Satan, who is always in opposition to the Cosmic Reality or God, comes in the form of a snake and tempts Eve with the desire to eat the fruit. Freud says that the cunningness of desire wriggles shrewdly like the snake. You have the story in the Old Testament: God called Adam and Eve. “We cannot come before you, we are naked,” they said. “Who said so? How do you know? You ate the forbidden fruit! Go hence!” Thereafter the angels with the flaming sword prevented Adam and Eve from entering heaven. The subject-object relationship is the tree, the consciousness of the 'other' is the forbidden apple. Identification of ourselves with the structure of our individuality is the cause of our fall, which is personified in the fall of Adam and Eve from heaven.

This is the original sin separating the part from the whole. And for this you carry the cross all your life. Every one of us carries a cross, and it is on this cross that you are finally crucified. The crucifixion of Christ is a mystical representation of the fact of the abolition of the individual personality in the love of God.
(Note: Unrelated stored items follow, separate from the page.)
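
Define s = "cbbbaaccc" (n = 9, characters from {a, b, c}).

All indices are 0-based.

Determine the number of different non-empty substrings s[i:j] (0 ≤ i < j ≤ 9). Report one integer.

37

rank | idx | suffix
   0 |   4 | aaccc
   1 |   5 | accc
   2 |   3 | baaccc
   3 |   2 | bbaaccc
   4 |   1 | bbbaaccc
   5 |   8 | c
   6 |   0 | cbbbaaccc
   7 |   7 | cc
   8 |   6 | ccc

SA = [4, 5, 3, 2, 1, 8, 0, 7, 6]
rank  pair      lcp
   1  s[4:],s[5:]  1  'a'
   2  s[5:],s[3:]  0  ''
   3  s[3:],s[2:]  1  'b'
   4  s[2:],s[1:]  2  'bb'
   5  s[1:],s[8:]  0  ''
   6  s[8:],s[0:]  1  'c'
   7  s[0:],s[7:]  1  'c'
   8  s[7:],s[6:]  2  'cc'

n(n+1)/2 = 9·10/2 = 45
Σ LCP = 0 + 1 + 0 + 1 + 2 + 0 + 1 + 1 + 2 = 8
distinct = 45 − 8 = 37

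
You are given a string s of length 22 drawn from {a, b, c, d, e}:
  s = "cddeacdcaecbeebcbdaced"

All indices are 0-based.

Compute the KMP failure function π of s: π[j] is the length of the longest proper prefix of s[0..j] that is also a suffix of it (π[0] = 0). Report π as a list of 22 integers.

[0, 0, 0, 0, 0, 1, 2, 1, 0, 0, 1, 0, 0, 0, 0, 1, 0, 0, 0, 1, 0, 0]

π[0] = 0
j=1 s[j]='d': π[1]=0 (border '')
j=2 s[j]='d': π[2]=0 (border '')
j=3 s[j]='e': π[3]=0 (border '')
j=4 s[j]='a': π[4]=0 (border '')
j=5 s[j]='c': π[5]=1 (border 'c')
j=6 s[j]='d': π[6]=2 (border 'cd')
j=7 s[j]='c': k: 2→0; π[7]=1 (border 'c')
j=8 s[j]='a': k: 1→0; π[8]=0 (border '')
j=9 s[j]='e': π[9]=0 (border '')
j=10 s[j]='c': π[10]=1 (border 'c')
j=11 s[j]='b': k: 1→0; π[11]=0 (border '')
j=12 s[j]='e': π[12]=0 (border '')
j=13 s[j]='e': π[13]=0 (border '')
j=14 s[j]='b': π[14]=0 (border '')
j=15 s[j]='c': π[15]=1 (border 'c')
j=16 s[j]='b': k: 1→0; π[16]=0 (border '')
j=17 s[j]='d': π[17]=0 (border '')
j=18 s[j]='a': π[18]=0 (border '')
j=19 s[j]='c': π[19]=1 (border 'c')
j=20 s[j]='e': k: 1→0; π[20]=0 (border '')
j=21 s[j]='d': π[21]=0 (border '')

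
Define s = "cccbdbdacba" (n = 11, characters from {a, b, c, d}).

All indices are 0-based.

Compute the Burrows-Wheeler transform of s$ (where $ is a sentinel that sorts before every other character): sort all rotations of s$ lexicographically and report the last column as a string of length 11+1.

rank  rotation      last
    0  $cccbdbdacba  a
    1  a$cccbdbdacb  b
    2  acba$cccbdbd  d
    3  ba$cccbdbdac  c
    4  bdacba$cccbd  d
    5  bdbdacba$ccc  c
    6  cba$cccbdbda  a
    7  cbdbdacba$cc  c
    8  ccbdbdacba$c  c
    9  cccbdbdacba$  $
   10  dacba$cccbdb  b
   11  dbdacba$cccb  b

abdcdcacc$bb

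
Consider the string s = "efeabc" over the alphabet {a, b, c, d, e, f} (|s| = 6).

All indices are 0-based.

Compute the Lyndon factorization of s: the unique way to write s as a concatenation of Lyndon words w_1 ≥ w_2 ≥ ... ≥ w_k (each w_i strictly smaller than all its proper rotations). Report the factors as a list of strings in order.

emit factor 1: 'ef' (i=0, period=2)
emit factor 2: 'e' (i=2, period=1)
emit factor 3: 'abc' (i=3, period=3)

["ef", "e", "abc"]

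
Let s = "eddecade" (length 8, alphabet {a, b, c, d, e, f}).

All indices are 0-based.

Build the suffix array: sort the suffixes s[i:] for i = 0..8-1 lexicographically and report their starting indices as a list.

[5, 4, 1, 6, 2, 7, 3, 0]

rank→(start, suffix):
  0 → (5, 'ade')
  1 → (4, 'cade')
  2 → (1, 'ddecade')
  3 → (6, 'de')
  4 → (2, 'decade')
  5 → (7, 'e')
  6 → (3, 'ecade')
  7 → (0, 'eddecade')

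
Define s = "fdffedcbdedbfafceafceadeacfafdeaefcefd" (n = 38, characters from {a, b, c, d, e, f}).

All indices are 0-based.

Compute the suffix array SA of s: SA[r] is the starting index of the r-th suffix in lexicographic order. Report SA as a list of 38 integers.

rank | idx | suffix
   0 |  24 | acfafdeaefcefd
   1 |  21 | adeacfafdeaefcefd
   2 |  31 | aefcefd
   3 |  17 | afceadeacfafdeaefcefd
   4 |  13 | afceafceadeacfafdeaefcefd
   5 |  27 | afdeaefcefd
   6 |   7 | bdedbfafceafceadeacfafdeaefcefd
   7 |  11 | bfafceafceadeacfafdeaefcefd
   8 |   6 | cbdedbfafceafceadeacfafdeaefcefd
   9 |  19 | ceadeacfafdeaefcefd
  10 |  15 | ceafceadeacfafdeaefcefd
  11 |  34 | cefd
  12 |  25 | cfafdeaefcefd
  13 |  37 | d
  14 |  10 | dbfafceafceadeacfafdeaefcefd
  15 |   5 | dcbdedbfafceafceadeacfafdeaefcefd
  16 |  22 | deacfafdeaefcefd
  17 |  29 | deaefcefd
  18 |   8 | dedbfafceafceadeacfafdeaefcefd
  19 |   1 | dffedcbdedbfafceafceadeacfafdeaefcefd
  20 |  23 | eacfafdeaefcefd
  21 |  20 | eadeacfafdeaefcefd
  22 |  30 | eaefcefd
  23 |  16 | eafceadeacfafdeaefcefd
  24 |   9 | edbfafceafceadeacfafdeaefcefd
  25 |   4 | edcbdedbfafceafceadeacfafdeaefcefd
  26 |  32 | efcefd
  27 |  35 | efd
  28 |  12 | fafceafceadeacfafdeaefcefd
  29 |  26 | fafdeaefcefd
  30 |  18 | fceadeacfafdeaefcefd
  31 |  14 | fceafceadeacfafdeaefcefd
  32 |  33 | fcefd
  33 |  36 | fd
  34 |  28 | fdeaefcefd
  35 |   0 | fdffedcbdedbfafceafceadeacfafdeaefcefd
  36 |   3 | fedcbdedbfafceafceadeacfafdeaefcefd
  37 |   2 | ffedcbdedbfafceafceadeacfafdeaefcefd

[24, 21, 31, 17, 13, 27, 7, 11, 6, 19, 15, 34, 25, 37, 10, 5, 22, 29, 8, 1, 23, 20, 30, 16, 9, 4, 32, 35, 12, 26, 18, 14, 33, 36, 28, 0, 3, 2]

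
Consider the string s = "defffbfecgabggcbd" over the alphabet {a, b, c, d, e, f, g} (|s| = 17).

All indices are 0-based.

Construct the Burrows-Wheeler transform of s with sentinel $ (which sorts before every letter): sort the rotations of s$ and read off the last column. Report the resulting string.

dgcfageb$fdfbfecgb

rank  rotation            last
    0  $defffbfecgabggcbd  d
    1  abggcbd$defffbfecg  g
    2  bd$defffbfecgabggc  c
    3  bfecgabggcbd$defff  f
    4  bggcbd$defffbfecga  a
    5  cbd$defffbfecgabgg  g
    6  cgabggcbd$defffbfe  e
    7  d$defffbfecgabggcb  b
    8  defffbfecgabggcbd$  $
    9  ecgabggcbd$defffbf  f
   10  efffbfecgabggcbd$d  d
   11  fbfecgabggcbd$deff  f
   12  fecgabggcbd$defffb  b
   13  ffbfecgabggcbd$def  f
   14  fffbfecgabggcbd$de  e
   15  gabggcbd$defffbfec  c
   16  gcbd$defffbfecgabg  g
   17  ggcbd$defffbfecgab  b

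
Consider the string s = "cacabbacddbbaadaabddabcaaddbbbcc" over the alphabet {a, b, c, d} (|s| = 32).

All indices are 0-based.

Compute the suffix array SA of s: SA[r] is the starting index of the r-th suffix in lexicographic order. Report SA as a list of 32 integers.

[15, 12, 23, 3, 20, 16, 1, 6, 13, 24, 11, 5, 10, 4, 27, 28, 21, 29, 17, 31, 22, 2, 0, 30, 7, 14, 19, 9, 26, 18, 8, 25]

rank | idx | suffix
   0 |  15 | aabddabcaaddbbbcc
   1 |  12 | aadaabddabcaaddbbbcc
   2 |  23 | aaddbbbcc
   3 |   3 | abbacddbbaadaabddabcaaddbbbcc
   4 |  20 | abcaaddbbbcc
   5 |  16 | abddabcaaddbbbcc
   6 |   1 | acabbacddbbaadaabddabcaaddbbbcc
   7 |   6 | acddbbaadaabddabcaaddbbbcc
   8 |  13 | adaabddabcaaddbbbcc
   9 |  24 | addbbbcc
  10 |  11 | baadaabddabcaaddbbbcc
  11 |   5 | bacddbbaadaabddabcaaddbbbcc
  12 |  10 | bbaadaabddabcaaddbbbcc
  13 |   4 | bbacddbbaadaabddabcaaddbbbcc
  14 |  27 | bbbcc
  15 |  28 | bbcc
  16 |  21 | bcaaddbbbcc
  17 |  29 | bcc
  18 |  17 | bddabcaaddbbbcc
  19 |  31 | c
  20 |  22 | caaddbbbcc
  21 |   2 | cabbacddbbaadaabddabcaaddbbbcc
  22 |   0 | cacabbacddbbaadaabddabcaaddbbbcc
  23 |  30 | cc
  24 |   7 | cddbbaadaabddabcaaddbbbcc
  25 |  14 | daabddabcaaddbbbcc
  26 |  19 | dabcaaddbbbcc
  27 |   9 | dbbaadaabddabcaaddbbbcc
  28 |  26 | dbbbcc
  29 |  18 | ddabcaaddbbbcc
  30 |   8 | ddbbaadaabddabcaaddbbbcc
  31 |  25 | ddbbbcc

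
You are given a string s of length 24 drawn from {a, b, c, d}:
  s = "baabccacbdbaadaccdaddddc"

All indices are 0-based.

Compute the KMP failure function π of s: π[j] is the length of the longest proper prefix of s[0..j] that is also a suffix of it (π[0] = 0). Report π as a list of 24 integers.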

It is the same idea as Jnana-Yajna which, in other words, means knowledge of the Absolute, or the identity of the personality with the Absolute. The Infinitude and all-comprehensiveness of the Absolute is awe-inspiring, with which the ego is frightened because it knows that its insignificant individuality will be abolished in this vastness.

It is common experience that anything vast like the expanse of the sky or the ocean extending to the horizon frightens us; even the hugeness of the elephant frightens us. This is the nature of the Absolute, beyond the reckoning of the dimensions of the human personality. It is this frightening dimension that gives rise to the worship of anything beyond the scope of the human mind. This is the origin of popular religions of the world, and therefore they worship gods to propitiate them, to relate their individuality to the gods in a manner that the human mind can understand, in a relationship without losing its own individuality. For, we exist only for the ego, to strengthen it and maintain its personality; this is where Satan speaks and tells you: “Let the world go to the dogs. I must exist, that is what matters, no other thing.”

The silence of this ego-personality so that it dies to live—this silence is the greatest type of silence. This is rebirth, birth into a new spirit and a new dimension, birth into the universality of the spirit. Birth and death are the real problems. The problem of Arjuna, whether he must live by winning the war or die in the battle, this problem is of the physical level. “How long can I continue to live?” is the real question for the ego-personality. We live our lives precariously because we do not know what our future is. It is the same fear of the future, “What will happen if I lose my identity in God!” that prevents our seeking God earnestly. Because of this fear, we do not want to see the Creator. If we meet Him even for a while we must “die”. This we do not want. So we hide our heads from Reality like the ostrich, only out of fear. However, finally you cannot hide Reality for too long, and so we come face to face with facts. This the ego is unable to do. The ego calls Evil to its aid, “be thou my God”. Thus, finally, the result is that the world comes, red in tooth and claw, to attack the ego. Before that we should realise our position in this world of today and the other world of tomorrow, and somehow silence the ego.